Mixed gray-color images encryption algorithm based on a memristor chaotic system and 2D compression sensing

Abstract

Multi-image encryption has attracted great interest in the era of secret communication, however, the mixed encryption of gray and color images has been reported rarely. Meanwhile, the security of image encryption based on chaos system depends heavily on the performance of pseudo randomness and sensibility. Thus, a four-dimensional chaotic system is improved by introducing a memristor, which has good nonlinear characteristic and can enhance chaotic property. It is found that this new system possesses larger chaotic scope and exhibits a coexistence phenomenon, all of which reveal the intricate nature and underlying application. After the verification of spectral entropy and circuit simulations of the new system, a mixed-image encryption algorithm based on two-dimension compression sensing (2DCS) is designed innovatively. To achieve the target of compression and encryption, the image set is first preprocessed and varied utilizing DWT, and then is sampled by measurement matrix in two-dimension. Next, the pixels of compressed image set are diffused by employing DNA coding. The accuracy of reconstruction image is closely related to the randomness and sparsity of the measurement matrix.

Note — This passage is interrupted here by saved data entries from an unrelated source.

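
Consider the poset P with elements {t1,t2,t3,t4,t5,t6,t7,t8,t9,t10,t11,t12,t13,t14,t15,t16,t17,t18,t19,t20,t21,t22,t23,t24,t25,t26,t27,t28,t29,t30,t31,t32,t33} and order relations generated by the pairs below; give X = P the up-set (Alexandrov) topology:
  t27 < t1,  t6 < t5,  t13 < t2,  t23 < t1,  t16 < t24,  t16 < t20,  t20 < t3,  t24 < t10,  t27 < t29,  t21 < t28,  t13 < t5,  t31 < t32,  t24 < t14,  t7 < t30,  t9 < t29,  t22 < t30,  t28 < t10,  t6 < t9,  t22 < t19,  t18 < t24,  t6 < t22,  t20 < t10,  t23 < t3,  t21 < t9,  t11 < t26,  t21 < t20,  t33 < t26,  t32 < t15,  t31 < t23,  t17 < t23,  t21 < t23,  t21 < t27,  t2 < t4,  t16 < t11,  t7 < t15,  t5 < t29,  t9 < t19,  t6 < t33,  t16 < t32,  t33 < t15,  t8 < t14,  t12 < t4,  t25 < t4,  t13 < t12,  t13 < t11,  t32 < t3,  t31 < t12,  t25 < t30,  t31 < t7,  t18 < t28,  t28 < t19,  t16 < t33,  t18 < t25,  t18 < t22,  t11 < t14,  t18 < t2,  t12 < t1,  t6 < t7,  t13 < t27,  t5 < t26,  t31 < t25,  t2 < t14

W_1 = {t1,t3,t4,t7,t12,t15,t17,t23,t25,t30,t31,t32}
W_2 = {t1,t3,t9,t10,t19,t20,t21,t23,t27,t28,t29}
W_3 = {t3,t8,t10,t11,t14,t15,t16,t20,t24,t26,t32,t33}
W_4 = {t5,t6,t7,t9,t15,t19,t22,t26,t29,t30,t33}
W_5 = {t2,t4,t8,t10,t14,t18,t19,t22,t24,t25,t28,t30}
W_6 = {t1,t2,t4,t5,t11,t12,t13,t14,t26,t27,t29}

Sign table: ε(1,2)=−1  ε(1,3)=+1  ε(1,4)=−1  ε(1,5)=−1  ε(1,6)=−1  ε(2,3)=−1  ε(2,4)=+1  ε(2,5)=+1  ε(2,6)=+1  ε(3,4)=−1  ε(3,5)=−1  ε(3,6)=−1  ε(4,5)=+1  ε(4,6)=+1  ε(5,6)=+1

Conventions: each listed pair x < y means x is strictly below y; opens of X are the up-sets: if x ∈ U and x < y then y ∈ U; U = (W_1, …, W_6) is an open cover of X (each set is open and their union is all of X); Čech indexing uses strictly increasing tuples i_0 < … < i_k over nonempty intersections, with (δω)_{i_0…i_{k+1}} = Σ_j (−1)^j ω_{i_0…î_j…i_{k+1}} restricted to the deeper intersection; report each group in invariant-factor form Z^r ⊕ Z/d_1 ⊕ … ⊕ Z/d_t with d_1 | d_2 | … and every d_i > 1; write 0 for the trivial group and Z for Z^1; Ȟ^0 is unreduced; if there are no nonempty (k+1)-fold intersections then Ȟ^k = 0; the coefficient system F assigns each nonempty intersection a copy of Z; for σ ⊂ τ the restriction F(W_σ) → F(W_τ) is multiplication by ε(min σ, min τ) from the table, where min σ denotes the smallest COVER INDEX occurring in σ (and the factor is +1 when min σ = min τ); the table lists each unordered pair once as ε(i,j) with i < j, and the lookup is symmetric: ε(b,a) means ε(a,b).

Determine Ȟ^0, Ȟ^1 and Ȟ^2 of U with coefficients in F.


Ȟ^0(U;F) ≅ Z; Ȟ^1(U;F) ≅ 0; Ȟ^2(U;F) ≅ Z/2

nonempty intersections:
  W12={t1,t3,t23} W13={t3,t15,t32} W14={t7,t15,t30} W15={t4,t25,t30} W16={t1,t4,t12} W23={t3,t10,t20} W24={t9,t19,t29} W25={t10,t19,t28} W26={t1,t27,t29} W34={t15,t26,t33} W35={t8,t10,t14,t24} W36={t11,t14,t26} W45={t19,t22,t30} W46={t5,t26,t29} W56={t2,t4,t14}
  W123={t3} W126={t1} W134={t15} W145={t30} W156={t4} W235={t10} W245={t19} W246={t29} W346={t26} W356={t14}
C dims 6,15,10; δ0: rk 5, SNF 1^5; δ1: rk 10, SNF 1^9·2
Ȟ^0: (6−5)−0=1 ⇒ Z
Ȟ^1: (15−10)−5=0 ⇒ 0
Ȟ^2: (10−0)−10=0 plus torsion [2] ⇒ Z/2


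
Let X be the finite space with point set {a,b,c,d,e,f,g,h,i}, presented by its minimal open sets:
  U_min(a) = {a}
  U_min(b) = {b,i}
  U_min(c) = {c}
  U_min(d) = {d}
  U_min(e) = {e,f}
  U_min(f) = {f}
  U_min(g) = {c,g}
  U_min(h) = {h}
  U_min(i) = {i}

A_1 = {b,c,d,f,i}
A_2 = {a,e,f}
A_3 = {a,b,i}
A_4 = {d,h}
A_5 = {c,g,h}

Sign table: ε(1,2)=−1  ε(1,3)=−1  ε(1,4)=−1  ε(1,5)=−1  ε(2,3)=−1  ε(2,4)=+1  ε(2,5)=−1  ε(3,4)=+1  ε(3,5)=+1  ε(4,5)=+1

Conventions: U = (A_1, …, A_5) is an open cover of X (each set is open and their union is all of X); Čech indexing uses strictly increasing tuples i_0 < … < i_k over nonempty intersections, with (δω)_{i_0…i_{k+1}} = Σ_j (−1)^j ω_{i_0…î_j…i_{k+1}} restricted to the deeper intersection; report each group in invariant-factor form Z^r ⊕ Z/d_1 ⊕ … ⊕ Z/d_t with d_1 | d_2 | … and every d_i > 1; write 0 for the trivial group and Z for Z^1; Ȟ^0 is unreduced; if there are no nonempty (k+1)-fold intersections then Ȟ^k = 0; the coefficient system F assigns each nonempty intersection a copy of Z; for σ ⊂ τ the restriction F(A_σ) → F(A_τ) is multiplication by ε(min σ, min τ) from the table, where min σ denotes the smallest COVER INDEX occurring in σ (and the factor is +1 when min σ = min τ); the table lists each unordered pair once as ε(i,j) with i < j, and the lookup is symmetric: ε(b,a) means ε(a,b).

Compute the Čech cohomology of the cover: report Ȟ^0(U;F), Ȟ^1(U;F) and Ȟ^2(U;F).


intersection data:
  A12={f} A13={b,i} A14={d} A15={c} A23={a} A45={h}
C dims 5,6; δ0: rk 5, SNF 1^4·2
Ȟ^0 = (5 − 5) − 0 = 0, so Ȟ^0 ≅ 0
Ȟ^1 = (6 − 0) − 5 = 1 plus torsion [2], so Ȟ^1 ≅ Z ⊕ Z/2
Ȟ^2 = (0 − 0) − 0 = 0, so Ȟ^2 ≅ 0

Ȟ^0 = 0, Ȟ^1 = Z ⊕ Z/2, Ȟ^2 = 0


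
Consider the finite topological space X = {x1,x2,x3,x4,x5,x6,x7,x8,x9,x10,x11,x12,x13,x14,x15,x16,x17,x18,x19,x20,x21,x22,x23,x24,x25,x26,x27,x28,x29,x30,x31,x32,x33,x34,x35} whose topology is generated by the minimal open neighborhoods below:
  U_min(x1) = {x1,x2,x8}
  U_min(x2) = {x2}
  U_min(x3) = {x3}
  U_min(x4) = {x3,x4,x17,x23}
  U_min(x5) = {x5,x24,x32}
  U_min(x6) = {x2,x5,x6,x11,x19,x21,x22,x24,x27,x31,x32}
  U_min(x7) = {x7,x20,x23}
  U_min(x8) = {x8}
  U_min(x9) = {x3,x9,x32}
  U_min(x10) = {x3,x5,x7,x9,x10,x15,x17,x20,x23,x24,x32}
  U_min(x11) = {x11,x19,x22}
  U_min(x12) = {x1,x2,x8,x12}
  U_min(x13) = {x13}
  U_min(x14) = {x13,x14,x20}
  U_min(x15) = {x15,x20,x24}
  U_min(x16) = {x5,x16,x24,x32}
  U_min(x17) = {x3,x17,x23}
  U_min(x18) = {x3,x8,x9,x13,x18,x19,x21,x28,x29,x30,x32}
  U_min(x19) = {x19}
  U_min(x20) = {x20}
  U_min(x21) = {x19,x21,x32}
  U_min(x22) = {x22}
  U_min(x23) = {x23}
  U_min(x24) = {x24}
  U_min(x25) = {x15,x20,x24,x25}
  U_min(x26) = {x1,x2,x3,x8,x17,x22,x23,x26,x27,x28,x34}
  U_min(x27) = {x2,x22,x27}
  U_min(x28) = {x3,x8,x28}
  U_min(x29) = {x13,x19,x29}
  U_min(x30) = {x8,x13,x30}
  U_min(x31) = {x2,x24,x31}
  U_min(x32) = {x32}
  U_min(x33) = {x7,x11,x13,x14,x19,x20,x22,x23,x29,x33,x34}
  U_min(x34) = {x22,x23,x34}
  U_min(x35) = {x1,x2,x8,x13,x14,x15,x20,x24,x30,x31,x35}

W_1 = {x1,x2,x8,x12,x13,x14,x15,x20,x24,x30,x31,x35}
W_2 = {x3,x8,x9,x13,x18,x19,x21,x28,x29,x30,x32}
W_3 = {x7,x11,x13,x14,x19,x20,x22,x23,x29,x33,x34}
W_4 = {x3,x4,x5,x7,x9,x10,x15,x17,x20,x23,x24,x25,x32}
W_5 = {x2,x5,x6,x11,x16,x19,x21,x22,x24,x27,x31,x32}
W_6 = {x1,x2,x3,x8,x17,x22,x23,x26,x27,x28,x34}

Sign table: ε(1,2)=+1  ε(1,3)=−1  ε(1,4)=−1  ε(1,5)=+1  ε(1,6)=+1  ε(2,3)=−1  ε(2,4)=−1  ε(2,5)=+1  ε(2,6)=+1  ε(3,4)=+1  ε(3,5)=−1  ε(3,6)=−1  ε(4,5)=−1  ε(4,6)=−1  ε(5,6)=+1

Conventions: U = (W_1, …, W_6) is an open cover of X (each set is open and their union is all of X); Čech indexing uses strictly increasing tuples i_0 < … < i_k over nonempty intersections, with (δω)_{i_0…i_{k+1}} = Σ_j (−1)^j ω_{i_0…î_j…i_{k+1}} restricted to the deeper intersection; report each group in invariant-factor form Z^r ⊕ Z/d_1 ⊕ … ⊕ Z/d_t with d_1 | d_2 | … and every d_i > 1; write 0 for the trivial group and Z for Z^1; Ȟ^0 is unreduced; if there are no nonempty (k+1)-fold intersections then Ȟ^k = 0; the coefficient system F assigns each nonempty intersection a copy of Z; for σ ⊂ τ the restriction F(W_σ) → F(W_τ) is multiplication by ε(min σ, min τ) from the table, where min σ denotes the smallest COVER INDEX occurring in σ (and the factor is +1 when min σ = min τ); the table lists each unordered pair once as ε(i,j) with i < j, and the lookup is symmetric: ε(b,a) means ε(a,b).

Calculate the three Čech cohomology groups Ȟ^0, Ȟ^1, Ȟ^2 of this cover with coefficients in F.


cover nerve:
  W12={x8,x13,x30} W13={x13,x14,x20} W14={x15,x20,x24} W15={x2,x24,x31} W16={x1,x2,x8} W23={x13,x19,x29} W24={x3,x9,x32} W25={x19,x21,x32} W26={x3,x8,x28} W34={x7,x20,x23} W35={x11,x19,x22} W36={x22,x23,x34} W45={x5,x24,x32} W46={x3,x17,x23} W56={x2,x22,x27}
  W123={x13} W126={x8} W134={x20} W145={x24} W156={x2} W235={x19} W245={x32} W246={x3} W346={x23} W356={x22}
C dims 6,15,10; δ0: rk 5, SNF 1^5; δ1: rk 10, SNF 1^9·2
Ȟ^0: (6−5)−0=1 ⇒ Z
Ȟ^1: (15−10)−5=0 ⇒ 0
Ȟ^2: (10−0)−10=0 plus torsion [2] ⇒ Z/2

Ȟ^0 ≅ Z, Ȟ^1 ≅ 0 and Ȟ^2 ≅ Z/2


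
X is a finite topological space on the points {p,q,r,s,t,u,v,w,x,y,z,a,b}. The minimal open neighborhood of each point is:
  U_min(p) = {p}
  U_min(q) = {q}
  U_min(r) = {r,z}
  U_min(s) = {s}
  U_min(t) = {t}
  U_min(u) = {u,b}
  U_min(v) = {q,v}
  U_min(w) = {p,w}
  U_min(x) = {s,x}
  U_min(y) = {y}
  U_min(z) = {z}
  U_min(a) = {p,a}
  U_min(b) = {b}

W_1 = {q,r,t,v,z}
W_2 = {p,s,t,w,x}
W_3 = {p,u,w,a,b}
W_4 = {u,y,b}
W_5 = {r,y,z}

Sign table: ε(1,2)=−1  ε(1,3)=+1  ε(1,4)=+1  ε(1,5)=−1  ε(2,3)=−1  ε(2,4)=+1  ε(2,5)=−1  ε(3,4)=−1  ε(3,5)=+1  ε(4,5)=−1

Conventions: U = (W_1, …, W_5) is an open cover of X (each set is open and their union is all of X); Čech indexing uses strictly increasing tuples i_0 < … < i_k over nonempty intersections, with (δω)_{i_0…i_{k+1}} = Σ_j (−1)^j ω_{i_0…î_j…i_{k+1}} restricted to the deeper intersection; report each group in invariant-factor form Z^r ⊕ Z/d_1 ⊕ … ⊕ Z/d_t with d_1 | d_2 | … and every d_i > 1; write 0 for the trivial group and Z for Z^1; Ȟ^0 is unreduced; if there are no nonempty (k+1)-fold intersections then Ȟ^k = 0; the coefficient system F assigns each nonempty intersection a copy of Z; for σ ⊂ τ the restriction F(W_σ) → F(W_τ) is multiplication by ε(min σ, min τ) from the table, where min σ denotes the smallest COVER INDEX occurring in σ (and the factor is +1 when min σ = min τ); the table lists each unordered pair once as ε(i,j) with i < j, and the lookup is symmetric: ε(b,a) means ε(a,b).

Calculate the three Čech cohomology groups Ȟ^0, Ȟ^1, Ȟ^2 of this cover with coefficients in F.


nonempty intersections:
  W12={t} W15={r,z} W23={p,w} W34={u,b} W45={y}
C dims 5,5; δ0: rk 5, SNF 1^4·2
Ȟ^0: (5−5)−0=0 ⇒ 0
Ȟ^1: (5−0)−5=0 plus torsion [2] ⇒ Z/2
Ȟ^2: (0−0)−0=0 ⇒ 0

Ȟ^0 = 0, Ȟ^1 = Z/2 and Ȟ^2 = 0


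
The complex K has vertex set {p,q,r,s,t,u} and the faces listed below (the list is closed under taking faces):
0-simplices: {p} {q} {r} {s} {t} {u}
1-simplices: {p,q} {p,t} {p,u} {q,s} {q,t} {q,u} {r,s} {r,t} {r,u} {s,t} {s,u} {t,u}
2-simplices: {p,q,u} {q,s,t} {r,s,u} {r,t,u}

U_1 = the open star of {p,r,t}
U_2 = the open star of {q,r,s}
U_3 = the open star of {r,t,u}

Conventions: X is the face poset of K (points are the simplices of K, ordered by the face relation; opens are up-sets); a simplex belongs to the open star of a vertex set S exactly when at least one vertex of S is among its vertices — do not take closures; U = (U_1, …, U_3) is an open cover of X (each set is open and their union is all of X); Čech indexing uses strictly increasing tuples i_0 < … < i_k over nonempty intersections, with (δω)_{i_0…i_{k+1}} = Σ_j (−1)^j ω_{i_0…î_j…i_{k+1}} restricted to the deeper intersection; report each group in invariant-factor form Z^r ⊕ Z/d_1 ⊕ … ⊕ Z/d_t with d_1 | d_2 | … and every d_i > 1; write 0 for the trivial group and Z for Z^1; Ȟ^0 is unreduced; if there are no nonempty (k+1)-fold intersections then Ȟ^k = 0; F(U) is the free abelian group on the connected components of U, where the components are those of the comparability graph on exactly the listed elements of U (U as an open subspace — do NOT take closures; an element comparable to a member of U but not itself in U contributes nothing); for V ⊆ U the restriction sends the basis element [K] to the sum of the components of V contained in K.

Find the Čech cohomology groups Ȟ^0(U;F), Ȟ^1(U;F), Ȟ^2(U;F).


cover nerve:
  U1={{p},{r},{t},{p,q},{p,t},{p,u},{q,t},{r,s},{r,t},{r,u},{s,t},{t,u},{p,q,u},{q,s,t},{r,s,u},{r,t,u}} U2={{q},{r},{s},{p,q},{q,s},{q,t},{q,u},{r,s},{r,t},{r,u},{s,t},{s,u},{p,q,u},{q,s,t},{r,s,u},{r,t,u}} U3={{r},{t},{u},{p,t},{p,u},{q,t},{q,u},{r,s},{r,t},{r,u},{s,t},{s,u},{t,u},{p,q,u},{q,s,t},{r,s,u},{r,t,u}}
  U12={{r},{p,q},{q,t},{r,s},{r,t},{r,u},{s,t},{p,q,u},{q,s,t},{r,s,u},{r,t,u}} U13={{r},{t},{p,t},{p,u},{q,t},{r,s},{r,t},{r,u},{s,t},{t,u},{p,q,u},{q,s,t},{r,s,u},{r,t,u}} U23={{r},{q,t},{q,u},{r,s},{r,t},{r,u},{s,t},{s,u},{p,q,u},{q,s,t},{r,s,u},{r,t,u}}
  U123={{r},{q,t},{r,s},{r,t},{r,u},{s,t},{p,q,u},{q,s,t},{r,s,u},{r,t,u}}
components per intersection:
  U1: {{p},{r},{t},{p,q},{p,t},{p,u},{q,t},{r,s},{r,t},{r,u},{s,t},{t,u},{p,q,u},{q,s,t},{r,s,u},{r,t,u}}
  U2: {{q},{r},{s},{p,q},{q,s},{q,t},{q,u},{r,s},{r,t},{r,u},{s,t},{s,u},{p,q,u},{q,s,t},{r,s,u},{r,t,u}}
  U3: {{r},{t},{u},{p,t},{p,u},{q,t},{q,u},{r,s},{r,t},{r,u},{s,t},{s,u},{t,u},{p,q,u},{q,s,t},{r,s,u},{r,t,u}}
  U12: {{r},{r,s},{r,t},{r,u},{r,s,u},{r,t,u}} {{p,q},{p,q,u}} {{q,t},{s,t},{q,s,t}}
  U13: {{r},{t},{p,t},{q,t},{r,s},{r,t},{r,u},{s,t},{t,u},{q,s,t},{r,s,u},{r,t,u}} {{p,u},{p,q,u}}
  U23: {{r},{r,s},{r,t},{r,u},{s,u},{r,s,u},{r,t,u}} {{q,t},{s,t},{q,s,t}} {{q,u},{p,q,u}}
  U123: {{r},{r,s},{r,t},{r,u},{r,s,u},{r,t,u}} {{q,t},{s,t},{q,s,t}} {{p,q,u}}
C dims 3,8,3; δ0: rk 2, SNF 1^2; δ1: rk 3, SNF 1^3
Ȟ^0: (3−2)−0=1 ⇒ Z
Ȟ^1: (8−3)−2=3 ⇒ Z^3
Ȟ^2: (3−0)−3=0 ⇒ 0

Ȟ^0 = Z, Ȟ^1 = Z^3 and Ȟ^2 = 0


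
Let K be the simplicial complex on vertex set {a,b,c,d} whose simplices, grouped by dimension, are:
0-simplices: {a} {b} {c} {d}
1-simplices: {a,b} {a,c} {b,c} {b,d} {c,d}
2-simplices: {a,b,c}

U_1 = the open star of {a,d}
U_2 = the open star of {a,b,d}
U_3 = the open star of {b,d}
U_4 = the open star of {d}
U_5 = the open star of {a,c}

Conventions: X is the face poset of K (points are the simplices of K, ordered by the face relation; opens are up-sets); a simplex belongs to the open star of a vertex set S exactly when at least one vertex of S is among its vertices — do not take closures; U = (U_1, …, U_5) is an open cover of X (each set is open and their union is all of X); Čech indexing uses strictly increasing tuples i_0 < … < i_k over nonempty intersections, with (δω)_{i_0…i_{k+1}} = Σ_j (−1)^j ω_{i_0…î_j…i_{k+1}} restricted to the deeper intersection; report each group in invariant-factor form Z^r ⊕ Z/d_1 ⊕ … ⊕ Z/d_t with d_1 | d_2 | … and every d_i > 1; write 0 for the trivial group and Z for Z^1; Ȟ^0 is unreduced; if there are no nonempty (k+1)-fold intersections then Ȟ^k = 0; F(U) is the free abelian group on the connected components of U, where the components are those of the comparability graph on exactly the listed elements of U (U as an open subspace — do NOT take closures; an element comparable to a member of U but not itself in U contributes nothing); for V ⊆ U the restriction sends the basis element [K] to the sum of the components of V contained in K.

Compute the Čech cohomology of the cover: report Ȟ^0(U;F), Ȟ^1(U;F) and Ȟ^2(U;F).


Ȟ^0(U;F) ≅ Z; Ȟ^1(U;F) ≅ Z; Ȟ^2(U;F) ≅ 0

nonempty intersections:
  U1={{a},{d},{a,b},{a,c},{b,d},{c,d},{a,b,c}} U2={{a},{b},{d},{a,b},{a,c},{b,c},{b,d},{c,d},{a,b,c}} U3={{b},{d},{a,b},{b,c},{b,d},{c,d},{a,b,c}} U4={{d},{b,d},{c,d}} U5={{a},{c},{a,b},{a,c},{b,c},{c,d},{a,b,c}}
  U12={{a},{d},{a,b},{a,c},{b,d},{c,d},{a,b,c}} U13={{d},{a,b},{b,d},{c,d},{a,b,c}} U14={{d},{b,d},{c,d}} U15={{a},{a,b},{a,c},{c,d},{a,b,c}} U23={{b},{d},{a,b},{b,c},{b,d},{c,d},{a,b,c}} U24={{d},{b,d},{c,d}} U25={{a},{a,b},{a,c},{b,c},{c,d},{a,b,c}} U34={{d},{b,d},{c,d}} U35={{a,b},{b,c},{c,d},{a,b,c}} U45={{c,d}}
  U123={{d},{a,b},{b,d},{c,d},{a,b,c}} U124={{d},{b,d},{c,d}} U125={{a},{a,b},{a,c},{c,d},{a,b,c}} U134={{d},{b,d},{c,d}} U135={{a,b},{c,d},{a,b,c}} U145={{c,d}} U234={{d},{b,d},{c,d}} U235={{a,b},{b,c},{c,d},{a,b,c}} U245={{c,d}} U345={{c,d}}
  U1234={{d},{b,d},{c,d}} U1235={{a,b},{c,d},{a,b,c}} U1245={{c,d}} U1345={{c,d}} U2345={{c,d}}
  U12345={{c,d}}
components per intersection:
  U1: {{a},{a,b},{a,c},{a,b,c}} {{d},{b,d},{c,d}}
  U2: {{a},{b},{d},{a,b},{a,c},{b,c},{b,d},{c,d},{a,b,c}}
  U3: {{b},{d},{a,b},{b,c},{b,d},{c,d},{a,b,c}}
  U4: {{d},{b,d},{c,d}}
  U5: {{a},{c},{a,b},{a,c},{b,c},{c,d},{a,b,c}}
  U12: {{a},{a,b},{a,c},{a,b,c}} {{d},{b,d},{c,d}}
  U13: {{d},{b,d},{c,d}} {{a,b},{a,b,c}}
  U14: {{d},{b,d},{c,d}}
  U15: {{a},{a,b},{a,c},{a,b,c}} {{c,d}}
  U23: {{b},{d},{a,b},{b,c},{b,d},{c,d},{a,b,c}}
  U24: {{d},{b,d},{c,d}}
  U25: {{a},{a,b},{a,c},{b,c},{a,b,c}} {{c,d}}
  U34: {{d},{b,d},{c,d}}
  U35: {{a,b},{b,c},{a,b,c}} {{c,d}}
  U45: {{c,d}}
  U123: {{d},{b,d},{c,d}} {{a,b},{a,b,c}}
  U124: {{d},{b,d},{c,d}}
  U125: {{a},{a,b},{a,c},{a,b,c}} {{c,d}}
  U134: {{d},{b,d},{c,d}}
  U135: {{a,b},{a,b,c}} {{c,d}}
  U145: {{c,d}}
  U234: {{d},{b,d},{c,d}}
  U235: {{a,b},{b,c},{a,b,c}} {{c,d}}
  U245: {{c,d}}
  U345: {{c,d}}
  U1234: {{d},{b,d},{c,d}}
  U1235: {{a,b},{a,b,c}} {{c,d}}
  U1245: {{c,d}}
  U1345: {{c,d}}
  U2345: {{c,d}}
  U12345: {{c,d}}
C dims 6,15,14,6; δ0: rk 5, SNF 1^5; δ1: rk 9, SNF 1^9; δ2: rk 5, SNF 1^5
Ȟ^0: (6−5)−0=1 ⇒ Z
Ȟ^1: (15−9)−5=1 ⇒ Z
Ȟ^2: (14−5)−9=0 ⇒ 0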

Chaotic system with pseudo-randomness can be fully exploited to fabric a measurement matrix. Hence the Toeplitz cyclic chaos matrix is conceived and the reconstruction accuracy does have better results. In addition, this method can not only encrypt multiple mixed images with grey and color simultaneously, but also compress them with different sizes and less storage space. At last, the reliability of the novel algorithm is assessed through a series of reconstruction and security performance tests. The results indicate that the encryption scheme has a better effect than encrypting one kind of image, and prove that the algorithm has high reconstruction accuracy and security.